Among subjects taking aspirin therapy, the cumulative rate of neovascular AMD was 1.9% at 5 years, 7% at 10 years, and 9.3% at 15 years. In comparison, these rates were 0.8% at 5 years, 1.6% at 10 years, and 3.7% at 15 years among subjects who did not take aspirin regularly.

The increase in risk became significant only after 10-15 years, "suggesting that cumulative dosage is important in pathogenesis" of neovascular AMD, the investigators said.

This long lead time also may explain why several previous studies that had shorter follow-up failed to detect the association, they added.

After the data were adjusted to account for subject age, sex, and smoking status, aspirin therapy was significantly associated with an increased incidence of neovascular AMD, with an odds ratio of 2.37. This association remained unchanged after further adjustment for history of CVD, BMI, and blood pressure.

Aspirin therapy was not associated with the risk of geographic (dry) AMD.

The rate of neovascular AMD rose with increasing use of aspirin, from 2.2% among people who never took aspirin to 2.9% among occasional users to 5.8% among regular users, Dr. Liew and his associates said (JAMA Intern. Med. 2013 Jan. 21 [doi:10.1001/jamainternmed.2013.1583]).

The correlation between aspirin therapy and neovascular AMD remained robust in a further analysis of the data that adjusted for numerous risk factors and protective factors, such as white blood cell count, dietary factors, cholesterol levels, and the presence or absence of diabetes. The odds ratio was 2.05 in this analysis.

"Because aspirin use is strongly associated with painful conditions and CVD, we examined whether other medications associated with these conditions had a similar association with neovascular AMD," the investigators wrote. Acetaminophen, beta-blockers, and other drugs showed no significant associations with AMD.

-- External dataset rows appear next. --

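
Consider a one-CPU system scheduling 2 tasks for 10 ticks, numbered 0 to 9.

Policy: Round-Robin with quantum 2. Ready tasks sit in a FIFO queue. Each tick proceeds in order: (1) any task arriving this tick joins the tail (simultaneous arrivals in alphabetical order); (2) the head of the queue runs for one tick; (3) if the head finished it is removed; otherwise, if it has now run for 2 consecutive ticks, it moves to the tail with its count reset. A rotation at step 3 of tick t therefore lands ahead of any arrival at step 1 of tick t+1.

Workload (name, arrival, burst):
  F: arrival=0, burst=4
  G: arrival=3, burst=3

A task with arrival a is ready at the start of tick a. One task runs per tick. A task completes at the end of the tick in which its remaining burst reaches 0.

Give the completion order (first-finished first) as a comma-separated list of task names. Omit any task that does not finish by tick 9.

t=0: queue=[F] q_used=0 → run F
t=1: queue=[F] q_used=1 → run F
t=2: queue=[F] q_used=0 → run F
t=3: queue=[F,G] q_used=1 → run F
t=4: queue=[G] q_used=0 → run G
t=5: queue=[G] q_used=1 → run G
t=6: queue=[G] q_used=0 → run G
t=7: (idle)
t=8: (idle)
t=9: (idle)

completion order = F, G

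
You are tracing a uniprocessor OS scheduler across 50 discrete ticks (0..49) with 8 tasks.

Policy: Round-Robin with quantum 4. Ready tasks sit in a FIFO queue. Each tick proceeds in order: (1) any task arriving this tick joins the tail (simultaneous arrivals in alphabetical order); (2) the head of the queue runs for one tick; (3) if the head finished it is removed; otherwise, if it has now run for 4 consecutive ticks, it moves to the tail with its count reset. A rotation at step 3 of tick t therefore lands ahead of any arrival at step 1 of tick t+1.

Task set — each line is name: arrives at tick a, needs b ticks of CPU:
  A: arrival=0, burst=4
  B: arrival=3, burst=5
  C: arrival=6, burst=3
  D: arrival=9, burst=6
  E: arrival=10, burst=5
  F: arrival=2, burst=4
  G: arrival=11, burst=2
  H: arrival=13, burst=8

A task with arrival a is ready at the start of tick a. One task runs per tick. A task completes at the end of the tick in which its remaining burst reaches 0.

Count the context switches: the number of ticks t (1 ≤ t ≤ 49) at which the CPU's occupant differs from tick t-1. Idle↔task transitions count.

t=0: queue=[A] q_used=0 → run A
t=1: queue=[A] q_used=1 → run A
t=2: queue=[A,F] q_used=2 → run A
t=3: queue=[A,F,B] q_used=3 → run A
t=4: queue=[F,B] q_used=0 → run F
t=5: queue=[F,B] q_used=1 → run F
t=6: queue=[F,B,C] q_used=2 → run F
t=7: queue=[F,B,C] q_used=3 → run F
t=8: queue=[B,C] q_used=0 → run B
t=9: queue=[B,C,D] q_used=1 → run B
t=10: queue=[B,C,D,E] q_used=2 → run B
t=11: queue=[B,C,D,E,G] q_used=3 → run B
t=12: queue=[C,D,E,G,B] q_used=0 → run C
t=13: queue=[C,D,E,G,B,H] q_used=1 → run C
t=14: queue=[C,D,E,G,B,H] q_used=2 → run C
t=15: queue=[D,E,G,B,H] q_used=0 → run D
t=16: queue=[D,E,G,B,H] q_used=1 → run D
t=17: queue=[D,E,G,B,H] q_used=2 → run D
t=18: queue=[D,E,G,B,H] q_used=3 → run D
t=19: queue=[E,G,B,H,D] q_used=0 → run E
t=20: queue=[E,G,B,H,D] q_used=1 → run E
t=21: queue=[E,G,B,H,D] q_used=2 → run E
t=22: queue=[E,G,B,H,D] q_used=3 → run E
t=23: queue=[G,B,H,D,E] q_used=0 → run G
t=24: queue=[G,B,H,D,E] q_used=1 → run G
t=25: queue=[B,H,D,E] q_used=0 → run B
t=26: queue=[H,D,E] q_used=0 → run H
t=27: queue=[H,D,E] q_used=1 → run H
t=28: queue=[H,D,E] q_used=2 → run H
t=29: queue=[H,D,E] q_used=3 → run H
t=30: queue=[D,E,H] q_used=0 → run D
t=31: queue=[D,E,H] q_used=1 → run D
t=32: queue=[E,H] q_used=0 → run E
t=33: queue=[H] q_used=0 → run H
t=34: queue=[H] q_used=1 → run H
t=35: queue=[H] q_used=2 → run H
t=36: queue=[H] q_used=3 → run H
t=37: (idle)
t=38: (idle)
t=39: (idle)
t=40: (idle)
t=41: (idle)
t=42: (idle)
t=43: (idle)
t=44: (idle)
t=45: (idle)
t=46: (idle)
t=47: (idle)
t=48: (idle)
t=49: (idle)

context switches = 12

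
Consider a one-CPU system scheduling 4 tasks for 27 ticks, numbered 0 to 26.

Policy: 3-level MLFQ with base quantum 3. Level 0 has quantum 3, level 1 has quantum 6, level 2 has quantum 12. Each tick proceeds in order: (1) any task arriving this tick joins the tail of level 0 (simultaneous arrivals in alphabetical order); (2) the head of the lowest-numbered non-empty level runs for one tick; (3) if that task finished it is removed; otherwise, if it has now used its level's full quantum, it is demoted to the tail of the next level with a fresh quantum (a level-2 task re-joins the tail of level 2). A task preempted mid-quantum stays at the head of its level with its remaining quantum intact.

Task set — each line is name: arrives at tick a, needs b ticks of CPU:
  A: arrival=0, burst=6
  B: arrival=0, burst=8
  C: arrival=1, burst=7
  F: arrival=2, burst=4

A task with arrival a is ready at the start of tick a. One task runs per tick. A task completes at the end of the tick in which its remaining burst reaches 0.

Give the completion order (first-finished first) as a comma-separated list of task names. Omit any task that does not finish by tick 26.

t=0: L0/L1/L2 = AB/-/- → run A
t=1: L0/L1/L2 = ABC/-/- → run A
t=2: L0/L1/L2 = ABCF/-/- → run A
t=3: L0/L1/L2 = BCF/A/- → run B
t=4: L0/L1/L2 = BCF/A/- → run B
t=5: L0/L1/L2 = BCF/A/- → run B
t=6: L0/L1/L2 = CF/AB/- → run C
t=7: L0/L1/L2 = CF/AB/- → run C
t=8: L0/L1/L2 = CF/AB/- → run C
t=9: L0/L1/L2 = F/ABC/- → run F
t=10: L0/L1/L2 = F/ABC/- → run F
t=11: L0/L1/L2 = F/ABC/- → run F
t=12: L0/L1/L2 = -/ABCF/- → run A
t=13: L0/L1/L2 = -/ABCF/- → run A
t=14: L0/L1/L2 = -/ABCF/- → run A
t=15: L0/L1/L2 = -/BCF/- → run B
t=16: L0/L1/L2 = -/BCF/- → run B
t=17: L0/L1/L2 = -/BCF/- → run B
t=18: L0/L1/L2 = -/BCF/- → run B
t=19: L0/L1/L2 = -/BCF/- → run B
t=20: L0/L1/L2 = -/CF/- → run C
t=21: L0/L1/L2 = -/CF/- → run C
t=22: L0/L1/L2 = -/CF/- → run C
t=23: L0/L1/L2 = -/CF/- → run C
t=24: L0/L1/L2 = -/F/- → run F
t=25: (idle)
t=26: (idle)

completion order = A, B, C, F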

"Although aspirin is one of the most effective CVD treatments and reduces recurrent CVD events by one-fifth, some meta-analyses have called into question the efficacy of aspirin use in CVD primary prevention and highlighted the significant adverse effects, such as increased gastrointestinal, intracerebral, and extracranial hemorrhage. Our study now raises the possibility that the risk of neovascular AMD may also need to be considered," Dr. Liew and his associates wrote.

At this time "there is insufficient evidence to recommend changing clinical practice, except perhaps in patients" who have strong risk factors for AMD, they added.

This study was supported by the National Health and Medical Research Council Australia. No financial conflicts of interest were reported.